Başlık çevirisi mevcut değil.

  1. Tez No: 75571
  2. Yazar: AHMET RAHMİ ALKAYA
  3. Danışmanlar: PROF. DR. TEOMAN KURTAY
  4. Tez Türü: Yüksek Lisans
  5. Konular: Makine Mühendisliği, Mechanical Engineering
  6. Anahtar Kelimeler: Belirtilmemiş.
  7. Yıl: 1998
  8. Dil: Türkçe
  9. Üniversite: İstanbul Teknik Üniversitesi
  10. Enstitü: Fen Bilimleri Enstitüsü
  11. Ana Bilim Dalı: Makine Ana Bilim Dalı
  12. Bilim Dalı: İmalat Bilim Dalı
  13. Sayfa Sayısı: 212

Özet

ÖZET Plastik enjeksiyon yöntemi özellikle termoplastiklerin kalıplama yolu ile şekillendirilmelerinde kullanılan en önemli yöntemlerden biridir. Özellikle yüksek üretim adetlerine uygun bir yöntem olarak karşımıza çıkmaktadır. Yöntem hammaddeyi bir operasyonda bir çok uygulamalar için mamul haline getirdiği için oldukça etkin bir üretim yötemidir.

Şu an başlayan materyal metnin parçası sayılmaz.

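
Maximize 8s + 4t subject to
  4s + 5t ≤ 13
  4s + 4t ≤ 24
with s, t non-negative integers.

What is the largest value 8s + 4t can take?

24

(s,t)=(3,0): 4·3+5·0=12≤13, 4·3+4·0=12≤24, objective 24.
(s,t)=(2,1): 4·2+5·1=13≤13, 4·2+4·1=12≤24, objective 20.
The best lattice point is (3,0), giving 24.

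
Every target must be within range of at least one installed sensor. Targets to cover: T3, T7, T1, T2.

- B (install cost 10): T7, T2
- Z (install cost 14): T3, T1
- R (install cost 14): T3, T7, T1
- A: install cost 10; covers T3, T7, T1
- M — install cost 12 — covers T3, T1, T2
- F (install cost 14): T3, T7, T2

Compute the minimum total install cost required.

Choose B and A: together they cover T3, T7, T1, T2 — every target.
Total install cost: 10 + 10 = 20.
No cover costs less than 20.

20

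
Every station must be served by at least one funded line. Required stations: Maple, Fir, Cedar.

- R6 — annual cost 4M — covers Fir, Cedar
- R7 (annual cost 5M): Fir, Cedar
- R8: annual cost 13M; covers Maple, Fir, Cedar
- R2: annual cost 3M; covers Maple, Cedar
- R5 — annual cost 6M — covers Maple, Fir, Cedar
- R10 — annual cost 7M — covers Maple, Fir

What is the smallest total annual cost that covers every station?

6

This is a weighted set-cover instance.
The greedy cost-per-new-station heuristic would pick R2 and R6 for 7, but a cheaper cover exists.
R5 alone covers Maple, Fir, Cedar — every station.
Total annual cost: 6.
No cover costs less than 6.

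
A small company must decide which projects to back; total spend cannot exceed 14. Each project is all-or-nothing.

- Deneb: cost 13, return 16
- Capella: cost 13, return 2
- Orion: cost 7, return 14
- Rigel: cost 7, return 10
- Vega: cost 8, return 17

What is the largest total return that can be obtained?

24

Allowing fractional choices, the relaxed optimum would be about 29.0, but projects are indivisible.
Orion + Rigel: cost 7 + 7 = 14 ≤ 14, return 14 + 10 = 24.
Deneb: cost 13 ≤ 14, return 16.
Vega: cost 8 ≤ 14, return 17.
Best is Orion and Rigel with total return 24.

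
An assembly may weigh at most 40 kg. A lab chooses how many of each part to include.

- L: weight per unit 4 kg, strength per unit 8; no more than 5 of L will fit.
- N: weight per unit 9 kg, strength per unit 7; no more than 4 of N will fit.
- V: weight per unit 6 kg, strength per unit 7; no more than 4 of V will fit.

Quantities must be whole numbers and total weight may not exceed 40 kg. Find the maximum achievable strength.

L has the best ratio (8/4); taking only L gives at most 5×8 = 40 (stopped by the supply cap of 5).
Mixing does better — 5×L and 3×V: weight 38 ≤ 40, strength 5·8 + 3·7 = 61.

61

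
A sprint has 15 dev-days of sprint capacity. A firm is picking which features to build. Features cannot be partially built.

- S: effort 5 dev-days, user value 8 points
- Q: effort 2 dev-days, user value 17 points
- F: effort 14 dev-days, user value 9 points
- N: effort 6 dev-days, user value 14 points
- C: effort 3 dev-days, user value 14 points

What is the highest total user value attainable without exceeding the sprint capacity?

Q + N + C: effort 2 + 6 + 3 = 11 ≤ 15, user value 17 + 14 + 14 = 45.
S + Q + C: effort 5 + 2 + 3 = 10 ≤ 15, user value 8 + 17 + 14 = 39.
S + Q + N: effort 5 + 2 + 6 = 13 ≤ 15, user value 8 + 17 + 14 = 39.
Best is Q, N, and C with total user value 45.

45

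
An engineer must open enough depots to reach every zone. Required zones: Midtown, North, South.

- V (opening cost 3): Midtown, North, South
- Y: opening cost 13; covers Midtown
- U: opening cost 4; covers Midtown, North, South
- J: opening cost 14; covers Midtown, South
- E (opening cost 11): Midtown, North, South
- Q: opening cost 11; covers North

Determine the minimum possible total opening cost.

3

V alone covers Midtown, North, South — every zone.
Total opening cost: 3.
No cover costs less than 3.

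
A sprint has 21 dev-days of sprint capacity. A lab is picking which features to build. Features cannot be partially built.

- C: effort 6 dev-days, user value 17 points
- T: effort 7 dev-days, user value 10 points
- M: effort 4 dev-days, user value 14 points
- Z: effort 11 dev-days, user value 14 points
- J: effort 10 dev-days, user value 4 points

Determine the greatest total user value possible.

45

Allowing fractional choices, the relaxed optimum would be about 46.1, but features are indivisible.
C + M + J: effort 6 + 4 + 10 = 20 ≤ 21, user value 17 + 14 + 4 = 35.
C + M + Z: effort 6 + 4 + 11 = 21 ≤ 21, user value 17 + 14 + 14 = 45.
C + T + M: effort 6 + 7 + 4 = 17 ≤ 21, user value 17 + 10 + 14 = 41.
Best is C, M, and Z with total user value 45.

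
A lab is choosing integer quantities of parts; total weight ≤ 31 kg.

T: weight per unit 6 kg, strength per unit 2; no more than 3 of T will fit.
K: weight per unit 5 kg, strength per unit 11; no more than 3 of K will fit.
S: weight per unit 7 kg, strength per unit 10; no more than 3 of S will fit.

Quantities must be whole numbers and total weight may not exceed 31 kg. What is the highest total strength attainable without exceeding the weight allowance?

53

3×K and 2×S: weight 29 ≤ 31, strength 3·11 + 2·10 = 53.
2×K and 3×S: weight 31 ≤ 31, strength 2·11 + 3·10 = 52.
Best is 53.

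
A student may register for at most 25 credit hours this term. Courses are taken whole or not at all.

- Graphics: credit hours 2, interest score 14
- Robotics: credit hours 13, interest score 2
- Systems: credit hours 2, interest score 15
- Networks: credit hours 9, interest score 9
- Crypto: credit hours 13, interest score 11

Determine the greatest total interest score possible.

Treat it as a binary knapsack problem.
Take Graphics, Systems, and Crypto: credit hours 2 + 2 + 13 = 17 ≤ 25, interest score 14 + 15 + 11 = 40.
No other feasible combination does better.

40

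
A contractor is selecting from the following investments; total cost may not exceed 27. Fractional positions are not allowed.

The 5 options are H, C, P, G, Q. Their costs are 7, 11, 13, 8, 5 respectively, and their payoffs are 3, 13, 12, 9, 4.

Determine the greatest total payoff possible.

26

C + G + Q: cost 11 + 8 + 5 = 24 ≤ 27, payoff 13 + 9 + 4 = 26.
C + P: cost 11 + 13 = 24 ≤ 27, payoff 13 + 12 = 25.
H + C + G: cost 7 + 11 + 8 = 26 ≤ 27, payoff 3 + 13 + 9 = 25.
Best is C, G, and Q with total payoff 26.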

Yöntemi en önemli bileşenleri kalıp ve enjeksiyon makinasıdır Bu çalışmada plastik enjeksiyon kalıplarının tasarımları ve üretimleri konusu üzerinde durulmuştur. Yöntemin ilk yatırım maliyetleri yüksek olduğu ve kalıp yapımıda uzun sayılabilecek sürelerde gerçekleştirildiğinden taşarımda ve üretimde her adımda dikkatli olunması zorunluluğu vardır. Bu nedenle konular mümkün olduğu kadar bölünüp her bir bölüm kendi içinde yeteri kadar detaylandırılmaya çalışılmıştır. Çalışmanın başlangıcında yöntem ve bileşenleri tanıtılmıştır. Daha sonra yöntemin başarısı üzerinde önemli etkileri olan malzeme özellikleri üzerinde durulmuştur. Kalıp tasannu konunun en can alıcı noktalarından bir olduğu ve kalıp üretimini de doğrudan etkilediği için mümkün olduğu kadar geniş bir şekilde ele alınmaya çalışılmış ve bazı tasarım detaylarının üretimle ilgisi zaman zaman vurgulanmıştır. En son bölümde ise kalıp üretimi üzerinde durulmaya çalışılmış, kalıp üretiminde kullanılan malzemeler ve üretim teknikleri anlatılmıştır. Çalışma, özellikle konu ile yeni ilgilenmeye başlayanlar için sınırlı da olsa bir kaynak teşkil edebilmek üzere hazırlanmıştır. Bu nedenle daha çok bir tanıtım niteliğine sahiptir. İçerisinde bulunan bölümlerin hemen hemen hepsi daha derin teorik ve pratik birikimler üzerinde kurulmuşlardır. Konu ile ilgilenenlerin daha kapsamlı bir inceleme yapabilmeleri için çalışmanın sonunda verilmiş olan kaynaklar yararlı olacaklardır. XV

Özet (Çeviri)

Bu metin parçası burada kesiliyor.